What led you to become a deacon?
I found myself lost and knew that unless I made a change, things might not turn out well for me. I made a conscious decision to return to the faith I had learned as a 7-year-old at St. Francis Xavier (grade school). Not just to learn it, but to live it in everything I did. That led me to all new friends, faith-filled activities and organizations. I had incredible experiences that led me to love the Lord with all that I had and to realize just how much he loved me, how much he had always loved me. As I tried to respond as I hoped he wanted me to, my life seemed to become ever more frantic. No matter what I did, it seemed there was more to do, and I felt I was not understanding what God was asking of me. Finally, I met with my pastor, Fr. Dave Reith. He suggested the diaconate. I wish I could say I went easily but the wrestling continued until the second year of formation. At that point, I accepted that this was where God was calling me, and peace and calm replaced the franticness I previously felt.
You’re the director of continuing formation for clergy; what does that entail?
Lots of different things. I work with priests as they prepare for and schedule their sabbaticals, I help priests and deacons with special studies. I manage the continuing formation trust, which contains the money they use for sabbaticals, special studies and formation activities. I also organize a few internal workshops and presentations, among other things. It is a part-time position, which provides new challenges I have never dealt with.
What’s the most rewarding part of that assignment?
I like working to develop systems that will allow us to better serve the clergy. I am working to streamline our operations to improve the timeliness of reimbursements and to plan more and better formation sessions. I also would like to develop a feedback loop so that all deacons and priests can see what others are finding helpful.
How is that different from being an engineer?
In many ways, it is similar, in the nuts and bolts of operations. The difference is in the formational aspect — finding and programing formation activities. It is all still rather new to me.
Growing up in Green Bay, were you a huge sports fan?
Every other sport takes a distant back seat to the Packers once the football season starts. I think I might bleed green and gold. I am a Packer season ticket holder and a Marquette basketball fan. Other than that, I am a big fan of the great outdoors.
Who is your favorite saint?
St. Thèresé of Lisieux.
Books, radio, podcasts or TV?
Reading was once a passion of mine. My eyesight is not what it once was and so I am reading less than I used to. I can’t say that I have a favorite book. I do not listen to radio. I have a music service that I use to listen to music of choice. I am a big fan of praise and worship music. There are so many great songs. I love most anything that Brooke Ligertwood sings. Currently, my favorite TV show is any of the FBI franchise. I listen to many podcasts.
What is your favorite tradition of the holiday season?
Attending midnight (which it is not) Mass, having a snack afterward and waking up to the joyful chaos that is the morning, followed by a good meal with all the people I love.
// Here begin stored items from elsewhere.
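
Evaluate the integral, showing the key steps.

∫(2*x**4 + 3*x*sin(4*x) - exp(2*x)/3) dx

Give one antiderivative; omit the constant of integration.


Step 1. Rewrite: now ∫(2*x**4) dx + ∫(3*x*sin(4*x)) dx + ∫(-exp(2*x)/3) dx.
Step 2. Evaluate the standard form: now 2*x**5/5 + ∫(3*x*sin(4*x)) dx + ∫(-exp(2*x)/3) dx.
Step 3. Evaluate the standard form: now 2*x**5/5 - exp(2*x)/6 + ∫(3*x*sin(4*x)) dx.
Step 4. Integrate ∫(3*x*sin(4*x)) dx by parts with u = x, dv = (3*sin(4*x)) dx, so v = -3*cos(4*x)/4: now 2*x**5/5 - 3*x*cos(4*x)/4 - exp(2*x)/6 + ∫(3*cos(4*x)/4) dx.
Step 5. Evaluate the standard form: now 2*x**5/5 - 3*x*cos(4*x)/4 - exp(2*x)/6 + 3*sin(4*x)/16.
Answer: 2*x**5/5 - 3*x*cos(4*x)/4 - exp(2*x)/6 + 3*sin(4*x)/16.


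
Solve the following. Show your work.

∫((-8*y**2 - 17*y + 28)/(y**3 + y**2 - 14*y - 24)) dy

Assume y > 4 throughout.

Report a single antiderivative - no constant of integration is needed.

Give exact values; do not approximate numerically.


Step 1. Decompose ∫((-8*y**2 - 17*y + 28)/(y**3 + y**2 - 14*y - 24)) dy by partial fractions, (-8*y**2 - 17*y + 28)/(y**3 + y**2 - 14*y - 24) = 1/(y + 3) - 5/(y + 2) - 4/(y - 4): now ∫(-4/(y - 4)) dy + ∫(-5/(y + 2)) dy + ∫(1/(y + 3)) dy.
Step 2. Evaluate the standard form [assuming y > 4]: now -4*log(y - 4) + ∫(-5/(y + 2)) dy + ∫(1/(y + 3)) dy.
Step 3. Evaluate the standard form [assuming y > -2]: now -4*log(y - 4) - 5*log(y + 2) + ∫(1/(y + 3)) dy.
Step 4. Evaluate the standard form [assuming y > -3]: now -4*log(y - 4) - 5*log(y + 2) + log(y + 3).
Answer: -4*log(y - 4) - 5*log(y + 2) + log(y + 3).


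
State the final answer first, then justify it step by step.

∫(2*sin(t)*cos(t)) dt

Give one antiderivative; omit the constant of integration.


The answer is sin(t)**2.
Step 1. Substitute u = sin(t), turning ∫(2*sin(t)*cos(t)) dt into ∫(2*u) du: now ∫(2*u) du.
Step 2. Evaluate the standard form: now u**2.
Step 3. Substitute back u = sin(t): now sin(t)**2.
Answer: sin(t)**2.


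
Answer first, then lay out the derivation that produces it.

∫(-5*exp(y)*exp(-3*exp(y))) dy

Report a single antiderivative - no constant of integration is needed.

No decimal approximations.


The answer is 5*exp(-3*exp(y))/3.
Step 1. Substitute u = exp(y), turning ∫(-5*exp(y)*exp(-3*exp(y))) dy into ∫(-5*exp(-3*u)) du: now ∫(-5*exp(-3*u)) du.
Step 2. Evaluate the standard form: now 5*exp(-3*u)/3.
Step 3. Substitute back u = exp(y): now 5*exp(-3*exp(y))/3.
Answer: 5*exp(-3*exp(y))/3.


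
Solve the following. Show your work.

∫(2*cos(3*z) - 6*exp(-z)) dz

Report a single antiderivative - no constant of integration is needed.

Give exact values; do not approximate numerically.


Step 1. Rewrite: now ∫(-6*exp(-z)) dz + ∫(2*cos(3*z)) dz.
Step 2. Evaluate the standard form: now ∫(2*cos(3*z)) dz + 6*exp(-z).
Step 3. Evaluate the standard form: now 2*sin(3*z)/3 + 6*exp(-z).
Answer: 2*sin(3*z)/3 + 6*exp(-z).


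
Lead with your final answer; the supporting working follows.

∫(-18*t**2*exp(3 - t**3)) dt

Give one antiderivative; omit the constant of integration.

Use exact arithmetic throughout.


The answer is 6*exp(3 - t**3).
Step 1. Substitute u = t**3 - 3, turning ∫(-18*t**2*exp(3 - t**3)) dt into ∫(-6*exp(-u)) du: now ∫(-6*exp(-u)) du.
Step 2. Evaluate the standard form: now 6*exp(-u).
Step 3. Substitute back u = t**3 - 3: now 6*exp(3 - t**3).
Answer: 6*exp(3 - t**3).


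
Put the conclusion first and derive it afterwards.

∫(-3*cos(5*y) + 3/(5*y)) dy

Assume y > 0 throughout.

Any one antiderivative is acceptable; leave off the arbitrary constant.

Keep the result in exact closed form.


The answer is 3*log(y)/5 - 3*sin(5*y)/5.
Step 1. Rewrite: now ∫(3/(5*y)) dy + ∫(-3*cos(5*y)) dy.
Step 2. Evaluate the standard form: now -3*sin(5*y)/5 + ∫(3/(5*y)) dy.
Step 3. Evaluate the standard form [assuming y > 0]: now 3*log(y)/5 - 3*sin(5*y)/5.
Answer: 3*log(y)/5 - 3*sin(5*y)/5.


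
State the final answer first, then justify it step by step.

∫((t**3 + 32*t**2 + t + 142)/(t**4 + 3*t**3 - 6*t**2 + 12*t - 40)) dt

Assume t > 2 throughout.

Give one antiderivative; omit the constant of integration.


The answer is 5*log(t - 2) - 4*log(t + 5) - atan(t/2)/2.
Step 1. Decompose ∫((t**3 + 32*t**2 + t + 142)/(t**4 + 3*t**3 - 6*t**2 + 12*t - 40)) dt by partial fractions, (t**3 + 32*t**2 + t + 142)/(t**4 + 3*t**3 - 6*t**2 + 12*t - 40) = -1/(t**2 + 4) - 4/(t + 5) + 5/(t - 2): now ∫(5/(t - 2)) dt + ∫(-4/(t + 5)) dt + ∫(-1/(t**2 + 4)) dt.
Step 2. Evaluate the standard form [assuming t > -5]: now -4*log(t + 5) + ∫(5/(t - 2)) dt + ∫(-1/(t**2 + 4)) dt.
Step 3. Evaluate the standard form [assuming t > 2]: now 5*log(t - 2) - 4*log(t + 5) + ∫(-1/(t**2 + 4)) dt.
Step 4. Evaluate the standard form: now 5*log(t - 2) - 4*log(t + 5) - atan(t/2)/2.
Answer: 5*log(t - 2) - 4*log(t + 5) - atan(t/2)/2.


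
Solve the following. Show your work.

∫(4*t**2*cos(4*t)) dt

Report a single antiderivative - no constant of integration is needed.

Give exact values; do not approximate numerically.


Step 1. Integrate ∫(4*t**2*cos(4*t)) dt by parts with u = t**2, dv = (4*cos(4*t)) dt, so v = sin(4*t): now t**2*sin(4*t) + ∫(-2*t*sin(4*t)) dt.
Step 2. Integrate ∫(-2*t*sin(4*t)) dt by parts with u = t, dv = (-2*sin(4*t)) dt, so v = cos(4*t)/2: now t**2*sin(4*t) + t*cos(4*t)/2 + ∫(-cos(4*t)/2) dt.
Step 3. Evaluate the standard form: now t**2*sin(4*t) + t*cos(4*t)/2 - sin(4*t)/8.
Answer: t**2*sin(4*t) + t*cos(4*t)/2 - sin(4*t)/8.


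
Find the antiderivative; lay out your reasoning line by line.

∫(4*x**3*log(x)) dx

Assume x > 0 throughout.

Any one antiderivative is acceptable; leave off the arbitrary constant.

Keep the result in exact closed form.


Step 1. Integrate ∫(4*x**3*log(x)) dx by parts with u = log(x), dv = (4*x**3) dx, so v = x**4 [assuming x > 0]: now x**4*log(x) + ∫(-x**3) dx.
Step 2. Evaluate the standard form: now x**4*log(x) - x**4/4.
Answer: x**4*log(x) - x**4/4.


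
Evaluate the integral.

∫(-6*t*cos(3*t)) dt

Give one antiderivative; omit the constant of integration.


Answer: -2*t*sin(3*t) - 2*cos(3*t)/3.


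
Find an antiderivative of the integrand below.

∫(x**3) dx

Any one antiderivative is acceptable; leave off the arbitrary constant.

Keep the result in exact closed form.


Answer: x**4/4.


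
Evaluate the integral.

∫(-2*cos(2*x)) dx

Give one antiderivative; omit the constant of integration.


Answer: -sin(2*x).


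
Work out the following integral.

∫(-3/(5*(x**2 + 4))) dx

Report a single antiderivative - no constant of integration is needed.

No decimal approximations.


Answer: -3*atan(x/2)/10.


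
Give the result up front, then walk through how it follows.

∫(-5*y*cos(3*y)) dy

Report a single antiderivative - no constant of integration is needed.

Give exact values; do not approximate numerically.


The answer is -5*y*sin(3*y)/3 - 5*cos(3*y)/9.
Step 1. Integrate ∫(-5*y*cos(3*y)) dy by parts with u = y, dv = (-5*cos(3*y)) dy, so v = -5*sin(3*y)/3: now -5*y*sin(3*y)/3 + ∫(5*sin(3*y)/3) dy.
Step 2. Evaluate the standard form: now -5*y*sin(3*y)/3 - 5*cos(3*y)/9.
Answer: -5*y*sin(3*y)/3 - 5*cos(3*y)/9.


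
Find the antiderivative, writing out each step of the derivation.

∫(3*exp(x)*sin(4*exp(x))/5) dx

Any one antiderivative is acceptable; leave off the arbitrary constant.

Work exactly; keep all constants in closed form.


Step 1. Substitute u = exp(x), turning ∫(3*exp(x)*sin(4*exp(x))/5) dx into ∫(3*sin(4*u)/5) du: now ∫(3*sin(4*u)/5) du.
Step 2. Evaluate the standard form: now -3*cos(4*u)/20.
Step 3. Substitute back u = exp(x): now -3*cos(4*exp(x))/20.
Answer: -3*cos(4*exp(x))/20.


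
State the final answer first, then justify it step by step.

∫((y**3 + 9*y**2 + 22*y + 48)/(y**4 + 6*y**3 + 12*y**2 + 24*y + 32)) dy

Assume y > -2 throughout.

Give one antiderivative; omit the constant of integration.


The answer is 2*log(y + 2) - log(y + 4) + 3*atan(y/2)/2.
Step 1. Decompose ∫((y**3 + 9*y**2 + 22*y + 48)/(y**4 + 6*y**3 + 12*y**2 + 24*y + 32)) dy by partial fractions, (y**3 + 9*y**2 + 22*y + 48)/(y**4 + 6*y**3 + 12*y**2 + 24*y + 32) = 3/(y**2 + 4) - 1/(y + 4) + 2/(y + 2): now ∫(2/(y + 2)) dy + ∫(-1/(y + 4)) dy + ∫(3/(y**2 + 4)) dy.
Step 2. Evaluate the standard form [assuming y > -4]: now -log(y + 4) + ∫(2/(y + 2)) dy + ∫(3/(y**2 + 4)) dy.
Step 3. Evaluate the standard form [assuming y > -2]: now 2*log(y + 2) - log(y + 4) + ∫(3/(y**2 + 4)) dy.
Step 4. Evaluate the standard form: now 2*log(y + 2) - log(y + 4) + 3*atan(y/2)/2.
Answer: 2*log(y + 2) - log(y + 4) + 3*atan(y/2)/2.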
Yeah, that is what I love the best.
If a movie was made of your life, what genre would it be and who would play you?
I am not a big movie fan, and I never know the names of the actors. I am always asking “who is that guy/girl?” I think my life is a blend of drama, mystery and comedy. I have no idea who would play me.
Do you participate in the “Midwest Goodbye”?
I have a terrible time leaving a gathering. Not sure why, but I am often the last to leave. It always seems awkward.
What fictional world or place would you like to visit?
Never thought about this before. Perhaps Middle Earth.